Plenty of media outlets across the state (and elsewhere) "outed" the guy, and that's their choice.
It's not ours. Ironically, our attempt to set a standard of fairness has become, to a radical few, evidence of a coverup. And so it goes.
The true believers out on the blogosphere - that strange world in cyberspace where the political and social fringes thrust and parry - can make life miserable for an everyday media elitist like me. Few rules and no standards apply.

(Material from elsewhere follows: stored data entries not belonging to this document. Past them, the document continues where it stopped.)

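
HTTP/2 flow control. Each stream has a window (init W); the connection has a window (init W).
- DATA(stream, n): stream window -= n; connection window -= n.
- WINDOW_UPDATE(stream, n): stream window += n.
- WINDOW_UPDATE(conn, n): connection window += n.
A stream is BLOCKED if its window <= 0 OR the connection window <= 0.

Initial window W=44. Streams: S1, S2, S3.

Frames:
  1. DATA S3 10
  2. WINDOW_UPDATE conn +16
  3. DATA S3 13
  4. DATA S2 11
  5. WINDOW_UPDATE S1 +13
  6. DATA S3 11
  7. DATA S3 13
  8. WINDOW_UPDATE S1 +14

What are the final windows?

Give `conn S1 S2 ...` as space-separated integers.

Op 1: conn=34 S1=44 S2=44 S3=34 blocked=[]
Op 2: conn=50 S1=44 S2=44 S3=34 blocked=[]
Op 3: conn=37 S1=44 S2=44 S3=21 blocked=[]
Op 4: conn=26 S1=44 S2=33 S3=21 blocked=[]
Op 5: conn=26 S1=57 S2=33 S3=21 blocked=[]
Op 6: conn=15 S1=57 S2=33 S3=10 blocked=[]
Op 7: conn=2 S1=57 S2=33 S3=-3 blocked=[3]
Op 8: conn=2 S1=71 S2=33 S3=-3 blocked=[3]

Answer: 2 71 33 -3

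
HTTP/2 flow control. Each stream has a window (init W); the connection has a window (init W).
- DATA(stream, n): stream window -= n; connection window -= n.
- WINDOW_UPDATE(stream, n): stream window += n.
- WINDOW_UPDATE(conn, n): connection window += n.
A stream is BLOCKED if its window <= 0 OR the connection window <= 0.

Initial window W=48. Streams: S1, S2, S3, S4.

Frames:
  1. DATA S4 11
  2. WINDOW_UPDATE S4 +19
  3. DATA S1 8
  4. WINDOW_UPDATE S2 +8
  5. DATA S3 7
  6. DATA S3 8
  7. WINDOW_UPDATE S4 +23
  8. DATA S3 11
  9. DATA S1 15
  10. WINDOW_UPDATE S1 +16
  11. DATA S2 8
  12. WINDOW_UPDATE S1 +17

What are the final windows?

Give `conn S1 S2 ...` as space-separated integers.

Answer: -20 58 48 22 79

Derivation:
Op 1: conn=37 S1=48 S2=48 S3=48 S4=37 blocked=[]
Op 2: conn=37 S1=48 S2=48 S3=48 S4=56 blocked=[]
Op 3: conn=29 S1=40 S2=48 S3=48 S4=56 blocked=[]
Op 4: conn=29 S1=40 S2=56 S3=48 S4=56 blocked=[]
Op 5: conn=22 S1=40 S2=56 S3=41 S4=56 blocked=[]
Op 6: conn=14 S1=40 S2=56 S3=33 S4=56 blocked=[]
Op 7: conn=14 S1=40 S2=56 S3=33 S4=79 blocked=[]
Op 8: conn=3 S1=40 S2=56 S3=22 S4=79 blocked=[]
Op 9: conn=-12 S1=25 S2=56 S3=22 S4=79 blocked=[1, 2, 3, 4]
Op 10: conn=-12 S1=41 S2=56 S3=22 S4=79 blocked=[1, 2, 3, 4]
Op 11: conn=-20 S1=41 S2=48 S3=22 S4=79 blocked=[1, 2, 3, 4]
Op 12: conn=-20 S1=58 S2=48 S3=22 S4=79 blocked=[1, 2, 3, 4]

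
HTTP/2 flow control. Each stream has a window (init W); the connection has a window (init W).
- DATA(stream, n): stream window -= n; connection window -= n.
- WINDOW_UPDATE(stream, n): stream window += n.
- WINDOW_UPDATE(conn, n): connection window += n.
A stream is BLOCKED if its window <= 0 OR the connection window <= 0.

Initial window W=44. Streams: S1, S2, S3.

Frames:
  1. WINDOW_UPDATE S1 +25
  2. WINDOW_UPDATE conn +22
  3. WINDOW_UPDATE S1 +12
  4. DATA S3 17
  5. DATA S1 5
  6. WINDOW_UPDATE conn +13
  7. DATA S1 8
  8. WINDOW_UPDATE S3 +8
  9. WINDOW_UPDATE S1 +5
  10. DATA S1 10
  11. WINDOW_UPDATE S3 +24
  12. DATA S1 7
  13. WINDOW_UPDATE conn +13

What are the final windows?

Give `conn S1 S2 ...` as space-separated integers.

Op 1: conn=44 S1=69 S2=44 S3=44 blocked=[]
Op 2: conn=66 S1=69 S2=44 S3=44 blocked=[]
Op 3: conn=66 S1=81 S2=44 S3=44 blocked=[]
Op 4: conn=49 S1=81 S2=44 S3=27 blocked=[]
Op 5: conn=44 S1=76 S2=44 S3=27 blocked=[]
Op 6: conn=57 S1=76 S2=44 S3=27 blocked=[]
Op 7: conn=49 S1=68 S2=44 S3=27 blocked=[]
Op 8: conn=49 S1=68 S2=44 S3=35 blocked=[]
Op 9: conn=49 S1=73 S2=44 S3=35 blocked=[]
Op 10: conn=39 S1=63 S2=44 S3=35 blocked=[]
Op 11: conn=39 S1=63 S2=44 S3=59 blocked=[]
Op 12: conn=32 S1=56 S2=44 S3=59 blocked=[]
Op 13: conn=45 S1=56 S2=44 S3=59 blocked=[]

Answer: 45 56 44 59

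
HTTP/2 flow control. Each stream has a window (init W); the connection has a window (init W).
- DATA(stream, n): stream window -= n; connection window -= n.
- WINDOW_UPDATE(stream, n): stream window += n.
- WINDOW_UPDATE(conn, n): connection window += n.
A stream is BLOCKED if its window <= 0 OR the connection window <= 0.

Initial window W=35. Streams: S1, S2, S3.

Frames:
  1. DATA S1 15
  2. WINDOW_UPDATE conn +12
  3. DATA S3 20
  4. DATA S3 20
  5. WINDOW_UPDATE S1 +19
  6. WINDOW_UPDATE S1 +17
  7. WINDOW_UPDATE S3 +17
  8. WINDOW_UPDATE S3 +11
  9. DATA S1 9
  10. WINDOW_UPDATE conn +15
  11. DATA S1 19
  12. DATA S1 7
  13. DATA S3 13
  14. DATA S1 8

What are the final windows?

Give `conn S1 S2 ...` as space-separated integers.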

Those waves of often-strident opinion, salted with just enough fact to seem credible, wash against us - resolute and seemingly endless, like the sea itself. If good editors - and we are blessed with many of them here - are not on guard, standards can easily be pushed aside.
Yeah, and I've got some ocean front property in Arizona I know you'd be interested in.
At least Mr. Randell Beck has condescended to come down from Mount Olympus and address the grievances of us lowly, ignorant mortals. I suppose we should at least recognize that.
How stupid does Beck think people are? The answer to that could probably be measured by the subscriber numbers of the Argus Leader, I suppose.
At last count, the South Dakota War College had pegged 11 cities, both in and outside South Dakota, with more than a dozen media outlets reporting on this. This list includes Washington D.C.'s Roll Call.
Besides, a lack of information or a lack of charges has never stopped the media (or the Argus Leader) before. Remember Bob Sahr?
HT to Bob Schwartz at the South Dakota Moderate.